目前我正在尝试对一个数据帧计算不同的值。。示例:我导入的*.csv看起来像:
市场 | |
---|---|
dach | 可用 |
dach | 可用 |
nl | 离线 |
fr | 可用 |
nl | 离线 |
fr | in_call |
dach | 可用 |
fr | in_call |
使用计数器怎么样?
from collections import Counter
for market, group in df.groupby('market'):
print(market)
print(Counter(group.availability))
print()
dach
Counter({'available': 3})
fr
Counter({'in_call': 2, 'available': 1})
nl
Counter({'offline': 2})
或value_counts((
for market, group in df.groupby('market'):
print(market)
print(group.availability.value_counts())
print()
dach
available 3
Name: availability, dtype: int64
fr
in_call 2
available 1
Name: availability, dtype: int64
nl
offline 2
Name: availability, dtype: int64
对于一个函数,我会做一些类似的事情:
from collections import Counter
def market_status(market, df):
d = Counter(
{
"available":0,
"in_call":0,
"offline":0,
"do_not_disturb":0,
"after_call_work":0
}
)
d.update(Counter(df.loc[df.market == market].availability))
return d
print(market_status('fr', df))
Counter({'in_call': 2, 'available': 1, 'offline': 0, 'after_call_work': 0})
这将为您提供我认为您正在寻找的分组:
dfa = pd.read_csv("groupbycolumn.csv", encoding='ISO-8859-1')

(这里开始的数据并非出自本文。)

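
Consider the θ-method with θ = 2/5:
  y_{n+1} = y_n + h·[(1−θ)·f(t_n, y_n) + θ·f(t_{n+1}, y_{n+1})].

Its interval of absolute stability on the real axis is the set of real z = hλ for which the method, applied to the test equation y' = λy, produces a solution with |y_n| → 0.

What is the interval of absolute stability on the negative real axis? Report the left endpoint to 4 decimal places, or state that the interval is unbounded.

z∈(-10.0000,0).

On y'=λy, z=hλ:
  y_{n+1} = y_n + z·[3/5·y_n + 2/5·y_{n+1}] ⇒ (1 − 2/5z)y_{n+1} = (1 + 3/5z)y_n
  Hence R(z) = (1 + 3/5z)/(1 − 2/5z).

Find x<0 with |R(x)|<1.
x=-1.12: |R|=0.2265
R=−1: 1+3/5x = −1+2/5x ⇒ -1/5x=2 ⇒ x=2/(-1/5)=-10.0000
Confirm numerically:
  x=-9.623: |R|=0.98445 <1
  x=-6.112: |R|=0.77427 <1
  x=-5.816: |R|=0.74844 <1
  x=-10.468: |R|=1.01804 >1
  x=-10.299: |R|=1.01168 >1
Interval (-10.0000, 0).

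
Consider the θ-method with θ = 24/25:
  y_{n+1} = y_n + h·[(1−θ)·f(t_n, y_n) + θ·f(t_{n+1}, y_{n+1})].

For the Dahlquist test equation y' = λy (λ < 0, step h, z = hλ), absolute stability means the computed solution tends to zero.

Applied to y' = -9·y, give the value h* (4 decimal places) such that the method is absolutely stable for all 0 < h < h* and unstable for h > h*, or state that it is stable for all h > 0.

interval (−∞, 0). Any h>0 works for λ=-9.

With y'=λy (z=hλ):
  y_{n+1} = y_n + z·[1/25·y_n + 24/25·y_{n+1}] ⇒ (1 − 24/25z)y_{n+1} = (1 + 1/25z)y_n
  R(z) = (1 + 1/25z)/(1 − 24/25z).

Need |R(x)|<1, x<0.
x=-0.71: |R|=0.5778
x=-2: |R|=0.3151
x=-10: |R|=0.0566
x=-100: |R|=0.0309
θ=24/25≥1/2 ⇒ |1+1/25x|<|1−24/25x| ∀x<0 ⇒ stable on all of ℝ⁻.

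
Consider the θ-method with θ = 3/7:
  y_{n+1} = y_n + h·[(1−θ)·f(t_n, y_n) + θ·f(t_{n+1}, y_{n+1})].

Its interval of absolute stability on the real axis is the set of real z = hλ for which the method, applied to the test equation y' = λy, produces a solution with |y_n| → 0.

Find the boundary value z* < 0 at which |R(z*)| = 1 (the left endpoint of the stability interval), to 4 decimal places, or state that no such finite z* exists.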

dfa.groupby(["Market", "Availability"])["Availability"].count()
输出:
Market Availability
A Available 1
dont dist 2
in_call 1
B Available 1
dont dist 1
in_call 3
C Available 1
dont dist 2
H Available 1
in_call 3
J in_call 1
Name: Availability, dtype: int64
这是我创建的一个示例csv文件,用来举例说明输出的外观。